Me: Damn dog is under the covers again!
Wife: No she’s not. She’s next to the bed.
Me: Oh.
Wife: …
Me: Might be time to shave your legs.
The most unbelievable thing about Die Hard is that the office Christmas Party is happening on Christmas Eve.
[first day at mcdonalds]
guy: can i get a large fry
me: you mean like a potato
If the doctor is running over 30 minutes late, they should have to tell you what was going on with their last patient that took so long. I don’t mind waiting, but give me the goss
Hey I got your text but then I died, I’ll probably like resurrect when we accidentally run into each other though
Everyone hates big pharma until they have a headache.
My dad just said I should put our dog on “this site– have you been to it?” I went over to the computer. He had written “pomeranians” into Google image search
Listen buddy, I never said they were for sale. I just put the “FRESH EGGS” sign in my yard to brag
Sometimes I’m eating chips and I pick up a chip crumb off my shirt and eat it but it’s a different flavor of chip than I’m currently eating.
Before gunpowder, entire wars were fought with nothing but pinecones and latent rage.

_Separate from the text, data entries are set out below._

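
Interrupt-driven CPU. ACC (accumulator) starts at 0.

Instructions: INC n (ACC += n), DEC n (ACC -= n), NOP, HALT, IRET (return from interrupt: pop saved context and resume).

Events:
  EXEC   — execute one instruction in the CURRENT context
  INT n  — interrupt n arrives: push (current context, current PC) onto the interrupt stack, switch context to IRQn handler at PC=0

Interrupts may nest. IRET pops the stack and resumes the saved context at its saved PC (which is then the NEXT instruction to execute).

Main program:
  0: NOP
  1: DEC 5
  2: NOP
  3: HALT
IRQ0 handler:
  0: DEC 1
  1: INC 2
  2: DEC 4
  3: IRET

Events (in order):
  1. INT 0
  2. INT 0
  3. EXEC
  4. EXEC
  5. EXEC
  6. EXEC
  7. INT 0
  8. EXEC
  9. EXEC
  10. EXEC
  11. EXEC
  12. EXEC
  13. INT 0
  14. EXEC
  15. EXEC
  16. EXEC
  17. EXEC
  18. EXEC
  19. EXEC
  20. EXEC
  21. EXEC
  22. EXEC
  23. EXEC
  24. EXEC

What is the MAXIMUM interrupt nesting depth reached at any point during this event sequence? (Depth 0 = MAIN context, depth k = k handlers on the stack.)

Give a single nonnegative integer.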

So I just moved into my new apartment.
Directly below me is a police station.
It would appear that I am above the law.
I wanna see a video where professional dancers break out into nursing.
My thoughts are as pure as snow… after the trucks have driven hard and plowed through it.

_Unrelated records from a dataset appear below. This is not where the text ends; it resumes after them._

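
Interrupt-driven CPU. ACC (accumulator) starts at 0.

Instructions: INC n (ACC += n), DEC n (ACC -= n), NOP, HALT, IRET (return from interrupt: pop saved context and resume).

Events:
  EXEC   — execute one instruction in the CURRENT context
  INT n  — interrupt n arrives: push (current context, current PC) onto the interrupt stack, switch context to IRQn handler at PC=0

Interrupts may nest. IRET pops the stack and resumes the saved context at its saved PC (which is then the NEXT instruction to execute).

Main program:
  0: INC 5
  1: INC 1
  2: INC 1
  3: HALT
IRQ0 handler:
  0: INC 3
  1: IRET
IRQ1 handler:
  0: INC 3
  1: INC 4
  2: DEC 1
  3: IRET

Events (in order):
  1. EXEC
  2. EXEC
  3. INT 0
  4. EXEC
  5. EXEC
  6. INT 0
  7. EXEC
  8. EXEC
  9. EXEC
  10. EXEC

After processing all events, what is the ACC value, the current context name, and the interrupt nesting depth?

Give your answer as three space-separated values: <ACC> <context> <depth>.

Event 1 (EXEC): [MAIN] PC=0: INC 5 -> ACC=5
Event 2 (EXEC): [MAIN] PC=1: INC 1 -> ACC=6
Event 3 (INT 0): INT 0 arrives: push (MAIN, PC=2), enter IRQ0 at PC=0 (depth now 1)
Event 4 (EXEC): [IRQ0] PC=0: INC 3 -> ACC=9
Event 5 (EXEC): [IRQ0] PC=1: IRET -> resume MAIN at PC=2 (depth now 0)
Event 6 (INT 0): INT 0 arrives: push (MAIN, PC=2), enter IRQ0 at PC=0 (depth now 1)
Event 7 (EXEC): [IRQ0] PC=0: INC 3 -> ACC=12
Event 8 (EXEC): [IRQ0] PC=1: IRET -> resume MAIN at PC=2 (depth now 0)
Event 9 (EXEC): [MAIN] PC=2: INC 1 -> ACC=13
Event 10 (EXEC): [MAIN] PC=3: HALT

Answer: 13 MAIN 0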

When my daughter was six I picked her up from kindergarten. It was overcast and drizzling. She pointed up to the sky and said “that’s where the sun would be if we had one” and I was like OK settle down, Finding Emo
my cat: *hacking up a hairball*
my german neighbor: holy shit that cat is talking
Protip: If your wife says don’t put your oversized grilling spatula and tongs in the dishwasher, just hand wash them, she means right then.
End a boring conversation by opening an umbrella in their face
me: what’s wrong?
date: you said you’d prepared a four course meal
me: yeah, but you didn’t seem to enjoy the first two courses so…
date: i just didn’t realize you meant obstacle courses
like how’d Scar’s mom know he was going to get a scar one day?
“Are you sure?”
“I’m sure.”
“You’ve tried all of them on?”
“This one.”
Me: I’d like a nap please.
Domino’s employee: Ma’am, this is Domino’s.
Me: Ok one extra large nap and an order of cheesy bread.
YOU (trying to insult me): I bet you’re fun at parties
ME (insulted but the wrong way): I am not! How dare you
Robin: “Let me drive the Batmobile!”
Batman: “Never. I’d rather let Superman.”
*wall breaks down*
Superman: “OMG really??”
Batman: “No.”
I’m at my most Ninja Turtle when I remove a manhole cover & jump into the sewers to avoid making eye contact with someone I know in public.
I picked up some socks off the floor and my 4yo said, “I was just going to do that.” Now I’m waiting for him to start asking why there are so many lights on in this house
Me: sorry I can’t make it to your party tonight but I’m kinda popular & I can’t jeopardise that by being seen with you..
Daughter: wtf dad?
I made a graph showing my past relationships. It has an ex axis and a why axis.